Now, I certainly don’t claim my tattoos as art. They’re a tribute to my dad, a message, a reminder and all the other things I have discussed, but they are also a nod to Douglas Gordon (I hesitate to use the word homage – too loaded). I have appropriated his style, format and the font he most often uses for his text pieces. On a very basic level, I love the aesthetics, which if you’ve waded through any amount of what I’ve written you’ll know is important to me. Going a little deeper, I would like to think I have been able to achieve some of the ambiguity and outre atmosphere he employs to such great affect. I understand much of his work is personally profound. This is certainly true of my tattoos as you have just read. Overall I suppose that the phrasing and clearly the sentiment are very much inspired by and for my father, whilst the presentation was heavily influenced by Gordon.

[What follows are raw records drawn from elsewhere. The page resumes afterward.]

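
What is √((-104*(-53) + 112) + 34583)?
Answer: √40207 ≈ 200.52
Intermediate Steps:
√((-104*(-53) + 112) + 34583) = √((5512 + 112) + 34583) = √(5624 + 34583) = √40207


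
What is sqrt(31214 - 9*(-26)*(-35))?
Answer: 4*sqrt(1439) ≈ 151.74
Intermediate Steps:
sqrt(31214 - 9*(-26)*(-35)) = sqrt(31214 + 234*(-35)) = sqrt(31214 - 8190) = sqrt(23024) = 4*sqrt(1439)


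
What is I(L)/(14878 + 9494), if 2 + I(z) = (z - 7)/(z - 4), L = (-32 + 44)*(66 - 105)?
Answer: -469/11503584 ≈ -4.0770e-5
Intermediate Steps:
L = -468 (L = 12*(-39) = -468)
I(z) = -2 + (-7 + z)/(-4 + z) (I(z) = -2 + (z - 7)/(z - 4) = -2 + (-7 + z)/(-4 + z))
I(L)/(14878 + 9494) = ((1 - 1*(-468))/(-4 - 468))/(14878 + 9494) = ((1 + 468)/(-472))/24372 = -1/472*469*(1/24372) = -469/472*1/24372 = -469/11503584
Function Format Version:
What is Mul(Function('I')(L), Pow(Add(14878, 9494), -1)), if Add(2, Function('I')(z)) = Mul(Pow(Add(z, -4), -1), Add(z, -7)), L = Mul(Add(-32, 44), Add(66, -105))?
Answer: Rational(-469, 11503584) ≈ -4.0770e-5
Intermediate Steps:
L = -468 (L = Mul(12, -39) = -468)
Function('I')(z) = Add(-2, Mul(Pow(Add(-4, z), -1), Add(-7, z))) (Function('I')(z) = Add(-2, Mul(Pow(Add(z, -4), -1), Add(z, -7))) = Add(-2, Mul(Pow(Add(-4, z), -1), Add(-7, z))))
Mul(Function('I')(L), Pow(Add(14878, 9494), -1)) = Mul(Mul(Pow(Add(-4, -468), -1), Add(1, Mul(-1, -468))), Pow(Add(14878, 9494), -1)) = Mul(Mul(Pow(-472, -1), Add(1, 468)), Pow(24372, -1)) = Mul(Mul(Rational(-1, 472), 469), Rational(1, 24372)) = Mul(Rational(-469, 472), Rational(1, 24372)) = Rational(-469, 11503584)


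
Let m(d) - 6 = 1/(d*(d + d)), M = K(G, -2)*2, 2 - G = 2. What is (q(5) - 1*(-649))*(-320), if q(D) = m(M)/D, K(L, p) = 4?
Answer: -416129/2 ≈ -2.0806e+5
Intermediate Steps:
G = 0 (G = 2 - 1*2 = 2 - 2 = 0)
M = 8 (M = 4*2 = 8)
m(d) = 6 + 1/(2*d²) (m(d) = 6 + 1/(d*(d + d)) = 6 + 1/(d*(2*d)) = 6 + 1/(2*d²))
q(D) = 769/(128*D) (q(D) = (6 + (½)/8²)/D = (6 + (½)*(1/64))/D = (6 + 1/128)/D = 769/(128*D))
(q(5) - 1*(-649))*(-320) = ((769/128)/5 - 1*(-649))*(-320) = ((769/128)*(⅕) + 649)*(-320) = (769/640 + 649)*(-320) = (416129/640)*(-320) = -416129/2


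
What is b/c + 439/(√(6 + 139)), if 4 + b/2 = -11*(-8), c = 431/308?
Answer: 51744/431 + 439*√145/145 ≈ 156.51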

To wrap this all up I will describe a theory of dad’s that I have always remembered. You could call it a partial parenting philosophy. He believed that children should experience deep wonder – joyful things that amaze them and thrill them and, critically, transcend their ability to comprehend. Children perceive magic. Innocence carries them over the grit and dirt of reality. Unburdened by rational thought, understanding of the how and why, free from the demand to grasp the mechanics of life they are receptive to awe and this is something dad believed that we, as adults and parents, must ensure is not wasted, for it does not last forever. We have the ability to create lifelong memories of pure joy for our children. I know this to be true, not just because I have such memories, but because he gave to me the ability to perceive wonder where one could reasonably argue there is none. Painting, in of itself, is not an amazing thing, but his influence has given me the ability to be amazed and awestruck and deeply, viscerally moved by it. I can’t say that he gave this to me, or taught it to me, or that there was any one activity that caused it. I supposed what I can say is that he saw it and nurtured it and encouraged it. He drew it out with openness and enthusiasm, passion, belief and indulgence and in doing so, helped to plot the course of my life in a positive direction.